Kata dia, di Singaraja juga masih ada rumah, namun rumahnya tersebut terbuat dari tembok tanah dan atap seng. Semenjak ditinggal merantau kata dia, rumahnya tersebut sudah mengalami kerusakan. “Kalau rumah di Singaraja ada cuman sudah rusak soalnya sudah lama ditinggalkan. Ada sih keponakan yang nengok-nengok ke sana tapi karena tidak ditempati sudah rusak,” ungkapnya.

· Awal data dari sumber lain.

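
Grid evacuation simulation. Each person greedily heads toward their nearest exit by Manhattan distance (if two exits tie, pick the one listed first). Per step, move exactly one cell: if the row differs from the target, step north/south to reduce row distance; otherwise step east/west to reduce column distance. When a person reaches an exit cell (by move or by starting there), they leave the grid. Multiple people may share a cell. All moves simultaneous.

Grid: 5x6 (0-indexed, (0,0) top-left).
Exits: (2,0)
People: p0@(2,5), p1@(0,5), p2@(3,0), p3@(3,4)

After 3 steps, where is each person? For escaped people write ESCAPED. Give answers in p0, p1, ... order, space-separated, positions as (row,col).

Step 1: p0:(2,5)->(2,4) | p1:(0,5)->(1,5) | p2:(3,0)->(2,0)->EXIT | p3:(3,4)->(2,4)
Step 2: p0:(2,4)->(2,3) | p1:(1,5)->(2,5) | p2:escaped | p3:(2,4)->(2,3)
Step 3: p0:(2,3)->(2,2) | p1:(2,5)->(2,4) | p2:escaped | p3:(2,3)->(2,2)

(2,2) (2,4) ESCAPED (2,2)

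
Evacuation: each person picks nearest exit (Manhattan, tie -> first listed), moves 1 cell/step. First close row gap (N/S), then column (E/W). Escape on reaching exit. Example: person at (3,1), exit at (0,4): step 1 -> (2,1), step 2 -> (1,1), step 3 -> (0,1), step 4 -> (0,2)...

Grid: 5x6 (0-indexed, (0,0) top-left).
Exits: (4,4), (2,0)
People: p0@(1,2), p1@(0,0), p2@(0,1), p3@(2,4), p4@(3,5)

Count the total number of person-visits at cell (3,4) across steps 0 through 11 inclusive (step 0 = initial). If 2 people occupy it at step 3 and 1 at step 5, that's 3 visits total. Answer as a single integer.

Answer: 1

Derivation:
Step 0: p0@(1,2) p1@(0,0) p2@(0,1) p3@(2,4) p4@(3,5) -> at (3,4): 0 [-], cum=0
Step 1: p0@(2,2) p1@(1,0) p2@(1,1) p3@(3,4) p4@(4,5) -> at (3,4): 1 [p3], cum=1
Step 2: p0@(2,1) p1@ESC p2@(2,1) p3@ESC p4@ESC -> at (3,4): 0 [-], cum=1
Step 3: p0@ESC p1@ESC p2@ESC p3@ESC p4@ESC -> at (3,4): 0 [-], cum=1
Total visits = 1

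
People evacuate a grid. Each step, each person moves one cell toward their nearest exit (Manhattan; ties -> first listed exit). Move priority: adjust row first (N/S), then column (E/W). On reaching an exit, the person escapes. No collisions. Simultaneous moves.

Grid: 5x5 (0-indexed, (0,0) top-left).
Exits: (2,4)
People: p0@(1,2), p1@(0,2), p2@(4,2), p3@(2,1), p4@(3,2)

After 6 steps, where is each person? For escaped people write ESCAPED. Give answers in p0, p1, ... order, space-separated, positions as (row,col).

Step 1: p0:(1,2)->(2,2) | p1:(0,2)->(1,2) | p2:(4,2)->(3,2) | p3:(2,1)->(2,2) | p4:(3,2)->(2,2)
Step 2: p0:(2,2)->(2,3) | p1:(1,2)->(2,2) | p2:(3,2)->(2,2) | p3:(2,2)->(2,3) | p4:(2,2)->(2,3)
Step 3: p0:(2,3)->(2,4)->EXIT | p1:(2,2)->(2,3) | p2:(2,2)->(2,3) | p3:(2,3)->(2,4)->EXIT | p4:(2,3)->(2,4)->EXIT
Step 4: p0:escaped | p1:(2,3)->(2,4)->EXIT | p2:(2,3)->(2,4)->EXIT | p3:escaped | p4:escaped

ESCAPED ESCAPED ESCAPED ESCAPED ESCAPED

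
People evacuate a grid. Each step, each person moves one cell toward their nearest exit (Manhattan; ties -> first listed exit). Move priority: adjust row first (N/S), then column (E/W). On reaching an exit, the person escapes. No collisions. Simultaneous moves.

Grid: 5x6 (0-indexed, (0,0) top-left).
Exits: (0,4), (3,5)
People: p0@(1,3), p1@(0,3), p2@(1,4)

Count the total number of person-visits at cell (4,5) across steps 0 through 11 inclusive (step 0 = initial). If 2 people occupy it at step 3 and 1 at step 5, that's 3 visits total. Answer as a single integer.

Step 0: p0@(1,3) p1@(0,3) p2@(1,4) -> at (4,5): 0 [-], cum=0
Step 1: p0@(0,3) p1@ESC p2@ESC -> at (4,5): 0 [-], cum=0
Step 2: p0@ESC p1@ESC p2@ESC -> at (4,5): 0 [-], cum=0
Total visits = 0

Answer: 0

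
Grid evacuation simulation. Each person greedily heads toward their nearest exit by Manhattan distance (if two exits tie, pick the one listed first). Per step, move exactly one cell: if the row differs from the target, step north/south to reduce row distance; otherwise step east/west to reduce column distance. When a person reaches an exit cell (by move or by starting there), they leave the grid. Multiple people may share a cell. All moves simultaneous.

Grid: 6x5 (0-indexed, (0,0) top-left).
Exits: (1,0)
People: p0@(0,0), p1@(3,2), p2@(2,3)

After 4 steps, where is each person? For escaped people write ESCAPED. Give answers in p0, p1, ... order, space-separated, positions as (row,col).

Step 1: p0:(0,0)->(1,0)->EXIT | p1:(3,2)->(2,2) | p2:(2,3)->(1,3)
Step 2: p0:escaped | p1:(2,2)->(1,2) | p2:(1,3)->(1,2)
Step 3: p0:escaped | p1:(1,2)->(1,1) | p2:(1,2)->(1,1)
Step 4: p0:escaped | p1:(1,1)->(1,0)->EXIT | p2:(1,1)->(1,0)->EXIT

ESCAPED ESCAPED ESCAPED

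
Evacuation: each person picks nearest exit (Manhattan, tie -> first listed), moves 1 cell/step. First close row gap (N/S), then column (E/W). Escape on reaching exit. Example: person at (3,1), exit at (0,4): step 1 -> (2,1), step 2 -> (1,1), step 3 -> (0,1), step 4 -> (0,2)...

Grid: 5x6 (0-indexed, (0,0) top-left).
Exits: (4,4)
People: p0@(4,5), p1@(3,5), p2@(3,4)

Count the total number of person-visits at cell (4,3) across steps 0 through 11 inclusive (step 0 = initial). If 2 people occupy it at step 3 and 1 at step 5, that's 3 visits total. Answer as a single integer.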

Di sisi lain, raut kesedihan tak nampak dari anak-anak tersebut. Terlebih Gede Suardika anak sulung dari tiga bersaudara tersebut. Gede yang bercita-cita menjadi seorang pembalap motocross, ini tak sekali pun menunjukkan wajah sedih. Ditengah pandemi ini pun ia tetap rajin melaksanakan belajar dari rumah dibantu paman serta kakak keponakan yang sebaya dengannya. “Ya saya tetap semangat belajar saja. Kalau ada yang gak bisa saya tanya kakak (keponakan) biar bisa,” ungkapnya malu-malu.

Kisah tiga bersaudara ini mulai muncul ketika Komunitas Taman Hati mengunjungi mereka dan menyerahkan bantuan sembako serta susu formula dan diposting di sosial media.

Sementara itu, Kepala Bidang Rehanilitasi Sosial Dinsos Kota Denpasar, Anak Agung Ayu Diah Kurniawati mengatakan,  setelah peninjauan ini pihaknya segera berkoordinasi dengan Dinsos Buleleng dan Provinsi Bali sebagai tindaklanjutnya, karena secara administratif ketiga anak ini masih terdata sebagai warga di Sudaji, Buleleng. “Di sini ada anak-anak dan lansia yang perlu mendapatkan perlindungan. Untuk tindak lanjutnya kami koordinasikan dengan Dinsos Provinsi Bali, secara administrasi mereka masih terdata memiliki di Sudaji, Buleleng, kami upayakan yang terbaik,” katanya

Ketika dihubungi via telepon, Kasi Pelayanan Sosial, Anak dan Lansia, Dinas Sosial Kabupaten Buleleng, Niken Pujiastuti menerangkan, pihak Dinsos Buleleng masih belum bisa berbuat banyak. Meskipun dari KK serta identitas lainnya menunjukkan di Buleleng, akan tetapi Dinsos masih terkendala data lainnya. Disamping itu, pihak keluarga juga masih belum berkeinginan untuk dievakuasi kembali ke Buleleng.

“Kami belum bisa berbuat banyak, karena kami belum tau juga data lengkapnya. Secara administratif mereka memang warga Buleleng. Sekarang kami masih telusuri juga keberadaan ibu kandungnya yang katanya sekarang sudah ada di Lokapaksa. Kami belum tau Lokapaksa mana, Lokapaksa kan luas,” kata dia.

“Jadi itu juga membuat kami kesulitan untuk melakukan pendekatan kepada pihak keluarga. Kami juga sudah berkoordinasi dengan Dinsos Kota dan Provinsi untuk dapat menangani masalah ini. Karena mereka berdomisili di Kota Denpasar,” katanya.